Nuclear plans: US repeats warning to Iran

BY OUR POLITICAL CORRESPONDENT
February 25, 2007

United States Vice-President Dick Cheney on Saturday renewed Washington’s warning to Iran that it will use “all options” if Iran continues to defy the United Nations-led efforts to get Tehran to abandon its nuclear programmes.

Dick Cheney, at a joint news conference with Australia’s Prime Minister John Howard, also said Washington was “comfortable” with Britain’s decision to withdraw troops from Iraq and that it was up to Australia to decide if it would do the same.
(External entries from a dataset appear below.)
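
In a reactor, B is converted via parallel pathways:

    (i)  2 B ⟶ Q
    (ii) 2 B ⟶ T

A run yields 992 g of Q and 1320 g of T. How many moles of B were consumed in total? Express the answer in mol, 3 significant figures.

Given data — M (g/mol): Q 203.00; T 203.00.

n(Q) = 992 / 203.00 = 4.887 mol
n(T) = 1320 / 203.00 = 6.502 mol
n(B) via (i) = (2/1)×4.887 = 9.774 mol
n(B) via (ii) = (2/1)×6.502 = 13.00 mol
total n(B) = 9.774 + 13.00 = 22.77 mol

22.8 mol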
Cheney said the United States remained “deeply concerned” about Iran’s activities, including the “aggressive” sponsoring of terrorist group Hezbollah and the inflammatory statements being made by Iran’s President Mahmoud Ahmadinejad.

He said top officials of the United States would meet soon European allies to decide the next step toward planned tough sanctions against Iran for its pursuit of nuclear weapons.
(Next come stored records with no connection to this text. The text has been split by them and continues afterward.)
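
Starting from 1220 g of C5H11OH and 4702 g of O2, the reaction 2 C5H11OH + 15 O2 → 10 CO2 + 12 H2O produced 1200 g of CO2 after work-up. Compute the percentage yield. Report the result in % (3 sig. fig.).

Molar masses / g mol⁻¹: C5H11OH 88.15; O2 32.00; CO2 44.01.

n(C5H11OH) = 1220 / 88.15 = 13.84 mol
n(O2) = 4702 / 32.00 = 146.9 mol
n/ν for C5H11OH = 13.84/2 = 6.920
n/ν for O2 = 146.9/15 = 9.793
Smallest n/ν is C5H11OH → limiting reagent.
theoretical n(CO2) = (10/2) × 13.84 = 69.20 mol → 3045 g
% yield = 1200 / 3045 × 100 = 39.41 %

39.4 %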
“We worked with the European community and the United Nations to put together a set of policies to persuade the Iranians to give up their aspirations and resolve the matter peacefully, and that is still our preference,” Cheney said.

“But I’ve also made the point, and the President has made the point, that all options are on the table,” he said. “We believe it would be a serious mistake if a nation such as Iran became a nuclear power.”

Iran says its atomic programme is aimed solely at generating energy, but the United States and some of its allies suspect it is geared toward making nuclear weapons.

The International Atomic Energy Agency (IAEA) had reported on Thursday that Iran had not only ignored a UN Security Council ultimatum to freeze the enrichment programme but also expanded that programme by setting up hundreds of centrifuges.

Enriched uranium fuels nuclear reactors, but when enriched further, it is used in nuclear bombs.

The IAEA report came after the expiration Wednesday of a 60-day grace period for Iran to halt uranium enrichment.

Ahmadinejad had said on Thursday that Iran would resist “all bullies” and appeared to dismiss the IAEA report, saying it was of no importance if countries did not believe Iran’s nuclear activities were peaceful.

Prime Minister Howard said expressed Australia’s concern at the length of time it was taking to bring David Hicks, a former kangaroo skinner who was captured in Afghanistan in 2001 on the Taliban side, before a military trial.

Cheney said there had been legal setbacks to the military commission process, but that “Hicks is near the head of the queue.”